Workers noted how limited resources seemed to be in clinics—and the scale of executive compensation. In fiscal year 2021, Planned Parenthood North Central States paid its chief operating officer, Cindy Kaiser, $532,522 in salary and $33,863 in additional compensation. “It was three years before I got my first raise at Planned Parenthood,” Schmidt said. Her initial $15 per hour wage translated to roughly $30,000 a year, when a living wage for her family was closer to $78,000. “While it is certainly not about the money when you work for a nonprofit, we cannot pay our bills with a mission statement,” said Schmidt, adding that during a raise freeze, the salary of Planned Parenthood North Central States’ then-CEO increased, stoking the workers’ determination to unionize.

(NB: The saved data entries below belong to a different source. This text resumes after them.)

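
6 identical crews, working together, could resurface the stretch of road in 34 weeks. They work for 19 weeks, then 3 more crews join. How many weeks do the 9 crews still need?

One crew does 1/204 of the job per week.
After 19 weeks with 6 crews, 19/34 is done (15/34 left).
With 9 crews the rate is 9/204 = 3/68, so the rest takes 15/34 ÷ 3/68 = 10 weeks.

10 weeks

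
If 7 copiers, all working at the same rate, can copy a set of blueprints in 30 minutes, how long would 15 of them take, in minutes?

14 minutes

Total work is 7·30 = 210 copier-minutes.
With 15 copiers: 210/15 = 14 minutes.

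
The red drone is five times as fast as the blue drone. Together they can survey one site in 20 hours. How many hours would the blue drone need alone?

Let the blue drone's rate be r; then the red drone's rate is 5r, so together (5 + 1)r = 6r = 1/20.
Thus r = 1/120 per hour.
The blue drone alone: 120 hours; the red drone alone: 24 hours.

120 hours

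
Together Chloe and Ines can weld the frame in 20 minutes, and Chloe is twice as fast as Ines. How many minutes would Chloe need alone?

Let Ines's rate be r; then Chloe's rate is 2r, so together (2 + 1)r = 3r = 1/20.
Thus r = 1/60 per minute.
Ines alone: 60 minutes; Chloe alone: 30 minutes.

30 minutes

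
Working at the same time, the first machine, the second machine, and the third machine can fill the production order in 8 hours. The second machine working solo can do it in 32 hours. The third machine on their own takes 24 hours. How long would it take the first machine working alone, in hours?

96/5 hours

Combined rate is 1/8 per hour.
Known contribution: 1/32 + 1/24 = (3 + 4)/96 = 7/96 per hour.
So the first machine's rate is 1/8 − 7/96 = 5/96, meaning 96/5 hours alone.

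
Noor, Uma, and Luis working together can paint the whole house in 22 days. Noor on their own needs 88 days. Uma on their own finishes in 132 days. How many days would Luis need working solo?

Combined rate is 1/22 per day.
Known contribution: 1/88 + 1/132 = (3 + 2)/264 = 5/264 per day.
So Luis's rate is 1/22 − 5/264 = 7/264, meaning 264/7 days alone.

264/7 days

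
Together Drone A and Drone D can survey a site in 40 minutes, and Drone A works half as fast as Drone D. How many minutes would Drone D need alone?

60 minutes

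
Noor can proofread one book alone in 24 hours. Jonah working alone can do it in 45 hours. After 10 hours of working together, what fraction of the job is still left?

Combined rate: 1/24 + 1/45 = (15 + 8)/360 = 23/360 per hour.
In 10 hours they complete 10·23/360 = 23/36 of the job.
So 13/36 remains.

13/36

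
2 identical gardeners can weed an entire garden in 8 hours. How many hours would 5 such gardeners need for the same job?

Total work is 2·8 = 16 gardener-hours.
With 5 gardeners: 16/5 hours.

16/5 hours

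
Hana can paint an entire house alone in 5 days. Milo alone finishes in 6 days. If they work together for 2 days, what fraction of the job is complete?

Combined rate: 1/5 + 1/6 = (6 + 5)/30 = 11/30 per day.
In 2 days they complete 2·11/30 = 11/15 of the job.

11/15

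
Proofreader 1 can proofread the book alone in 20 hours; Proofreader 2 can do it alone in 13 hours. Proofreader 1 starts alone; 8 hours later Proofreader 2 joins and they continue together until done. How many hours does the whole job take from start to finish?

In 8 hours Proofreader 1 does 8/20 = 2/5 of the job, leaving 3/5.
Proofreader 1 and Proofreader 2 together work at 33/260 per hour, so finishing takes 3/5 ÷ 33/260 = 52/11 hours.
Total time = 8 + 52/11 = 140/11 hours.

140/11 hours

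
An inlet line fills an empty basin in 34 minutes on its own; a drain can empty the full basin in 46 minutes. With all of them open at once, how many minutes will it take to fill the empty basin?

Net rate = 1/34 − 1/46 = (23 − 17)/782 = 6/782 = 3/391 per minute.
Filling time = 1 ÷ (3/391) = 391/3 minutes.

391/3 minutes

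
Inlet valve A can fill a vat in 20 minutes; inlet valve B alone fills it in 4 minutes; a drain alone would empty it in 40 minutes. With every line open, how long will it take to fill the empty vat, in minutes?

40/11 minutes

Net rate = 1/20 + 1/4 − 1/40 = (2 + 10 − 1)/40 = 11/40 per minute.
Filling time = 1 ÷ (11/40) = 40/11 minutes.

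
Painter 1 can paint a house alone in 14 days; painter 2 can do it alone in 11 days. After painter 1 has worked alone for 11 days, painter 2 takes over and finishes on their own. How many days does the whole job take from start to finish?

In 11 days painter 1 does 11/14 of the job, leaving 3/14.
Painter 2 works at 1/11 per day, so finishing takes 3/14 ÷ 1/11 = 33/14 days.
Total time = 11 + 33/14 = 187/14 days.

187/14 days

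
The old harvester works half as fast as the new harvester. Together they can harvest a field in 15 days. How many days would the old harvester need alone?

Let the new harvester's rate be r; then the old harvester's rate is (1/2)r, so together (1/2 + 1)r = (3/2)r = 1/15.
Thus r = 2/45 per day.
The new harvester alone: 45/2 days; the old harvester alone: 45 days.

45 days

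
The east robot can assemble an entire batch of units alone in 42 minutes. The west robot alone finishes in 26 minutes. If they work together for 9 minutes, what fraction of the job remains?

Combined rate: 1/42 + 1/26 = (13 + 21)/546 = 34/546 = 17/273 per minute.
In 9 minutes they complete 9·17/273 = 51/91 of the job.
So 40/91 remains.

40/91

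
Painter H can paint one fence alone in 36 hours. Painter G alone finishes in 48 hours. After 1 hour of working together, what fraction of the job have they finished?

Combined rate: 1/36 + 1/48 = (4 + 3)/144 = 7/144 per hour.
In 1 hour they complete 1·7/144 = 7/144 of the job.

7/144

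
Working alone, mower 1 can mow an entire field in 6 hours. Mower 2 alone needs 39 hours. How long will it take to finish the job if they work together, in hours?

26/5 hours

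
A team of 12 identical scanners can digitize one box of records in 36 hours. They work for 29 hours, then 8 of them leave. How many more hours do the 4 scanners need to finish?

One scanner does 1/432 of the job per hour.
After 29 hours with 12 scanners, 29/36 is done (7/36 left).
With 4 scanners the rate is 4/432 = 1/108, so the rest takes 7/36 ÷ 1/108 = 21 hours.

21 hours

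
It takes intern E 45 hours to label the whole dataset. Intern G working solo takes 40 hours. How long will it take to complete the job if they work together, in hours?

Combined rate: 1/45 + 1/40 = (8 + 9)/360 = 17/360 per hour.
Time = 1 ÷ (17/360) = 360/17 hours.

360/17 hours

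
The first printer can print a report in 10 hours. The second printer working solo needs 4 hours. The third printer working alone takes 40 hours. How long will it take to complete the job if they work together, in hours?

8/3 hours

Combined rate: 1/10 + 1/4 + 1/40 = (4 + 10 + 1)/40 = 15/40 = 3/8 per hour.
Time = 1 ÷ (3/8) = 8/3 hours.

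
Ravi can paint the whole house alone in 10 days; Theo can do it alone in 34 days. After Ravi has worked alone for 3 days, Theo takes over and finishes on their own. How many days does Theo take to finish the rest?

In 3 days Ravi does 3/10 of the job, leaving 7/10.
Theo works at 1/34 per day, so finishing takes 7/10 ÷ 1/34 = 119/5 days.

119/5 days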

Tensions escalated after workers voted to unionize in July 2022. Contract negotiations were slow, say workers, and coupled with management hostility. “The union-busting started as soon as we unionized,” Larson said.
In spring 2023, Planned Parenthood North Central States management informed Larson and 11 other members of the union’s bargaining team that “final warnings” had been placed in their personnel files after management apparently obtained a copy of an encrypted chat indicating that workers were organizing. The next infraction at work, even a paperwork error, could be grounds for firing someone. When Larson sent a personal email last March to a partner organization accusing a coworker of assault, there was no warning left. Larson said the manager of human resources fired her “on a five minute Zoom call.” SEIU filed an unfair labor practice complaint against Planned Parenthood North Central States, charging that the affiliate had fired Larson in retaliation for union organizing; the case remains open with the National Labor Relations Board.

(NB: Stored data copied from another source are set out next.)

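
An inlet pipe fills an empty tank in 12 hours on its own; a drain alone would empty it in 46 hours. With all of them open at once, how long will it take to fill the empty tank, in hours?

Net rate = 1/12 − 1/46 = (23 − 6)/276 = 17/276 per hour.
Filling time = 1 ÷ (17/276) = 276/17 hours.

276/17 hours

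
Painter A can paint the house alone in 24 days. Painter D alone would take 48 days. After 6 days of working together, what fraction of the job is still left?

Combined rate: 1/24 + 1/48 = (2 + 1)/48 = 3/48 = 1/16 per day.
In 6 days they complete 6·1/16 = 3/8 of the job.
So 5/8 remains.

5/8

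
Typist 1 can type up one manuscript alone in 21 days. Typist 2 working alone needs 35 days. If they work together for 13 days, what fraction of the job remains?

Combined rate: 1/21 + 1/35 = (5 + 3)/105 = 8/105 per day.
In 13 days they complete 13·8/105 = 104/105 of the job.
So 1/105 remains.

1/105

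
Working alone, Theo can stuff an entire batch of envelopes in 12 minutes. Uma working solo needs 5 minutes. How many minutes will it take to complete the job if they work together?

60/17 minutes

Combined rate: 1/12 + 1/5 = (5 + 12)/60 = 17/60 per minute.
Time = 1 ÷ (17/60) = 60/17 minutes.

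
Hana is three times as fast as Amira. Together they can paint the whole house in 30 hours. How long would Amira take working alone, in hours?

120 hours

Let Amira's rate be r; then Hana's rate is 3r, so together (3 + 1)r = 4r = 1/30.
Thus r = 1/120 per hour.
Amira alone: 120 hours; Hana alone: 40 hours.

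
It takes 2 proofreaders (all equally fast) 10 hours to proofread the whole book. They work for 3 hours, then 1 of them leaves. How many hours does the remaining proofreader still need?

14 hours

One proofreader does 1/20 of the job per hour.
After 3 hours with 2 proofreaders, 3/10 is done (7/10 left).
With 1 proofreader the rate is 1/20, so the rest takes 7/10 ÷ 1/20 = 14 hours.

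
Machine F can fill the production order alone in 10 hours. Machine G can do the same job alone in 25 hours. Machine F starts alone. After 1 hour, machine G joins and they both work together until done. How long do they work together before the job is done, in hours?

In the first 1 hour machine F alone does 1/10 of the job, leaving 9/10.
Once everyone is working, combined rate: 1/10 + 1/25 = (5 + 2)/50 = 7/50 per hour.
Remaining 9/10 at 7/50 per hour takes 45/7 hours.

45/7 hours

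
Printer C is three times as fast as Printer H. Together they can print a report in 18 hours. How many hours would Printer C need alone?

24 hours

Let Printer H's rate be r; then Printer C's rate is 3r, so together (3 + 1)r = 4r = 1/18.
Thus r = 1/72 per hour.
Printer H alone: 72 hours; Printer C alone: 24 hours.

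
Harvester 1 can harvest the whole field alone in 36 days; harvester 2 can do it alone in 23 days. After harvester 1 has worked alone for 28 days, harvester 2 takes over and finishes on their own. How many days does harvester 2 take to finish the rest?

46/9 days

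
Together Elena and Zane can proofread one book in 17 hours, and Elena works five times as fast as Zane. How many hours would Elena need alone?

Let Zane's rate be r; then Elena's rate is 5r, so together (5 + 1)r = 6r = 1/17.
Thus r = 1/102 per hour.
Zane alone: 102 hours; Elena alone: 102/5 hours.

102/5 hours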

Management’s resistance to the union’s demands was so profound that in fall 2023, SEIU Healthcare Minnesota rescinded its endorsement of the state representative who’d recently taken on the job of CEO, Ruth Richardson.
Neither Planned Parenthood North Central States nor Planned Parenthood Federation of America returned repeated requests for comment. The former has said in prior media statements that “no staff have been disciplined or fired by PPNCS for union organizing, however, unions are not designed to be a shield for misconduct.”
It took 37 bargaining sessions over 16 months before workers and Planned Parenthood North Central States agreed on a tentative contract this past January. The contract guarantees an initial 4.5% wage increase, a $19 minimum wage, lower employee premiums for healthcare, and expanded bereavement leave.
Still, one unanswered demand left workers wary: Management refused to pay a $1 hourly premium to workers providing the abortion services that drive donations. “I am happy that we have these protections, but at the same time, I am disappointed in what we ended up with,” said Schmidt.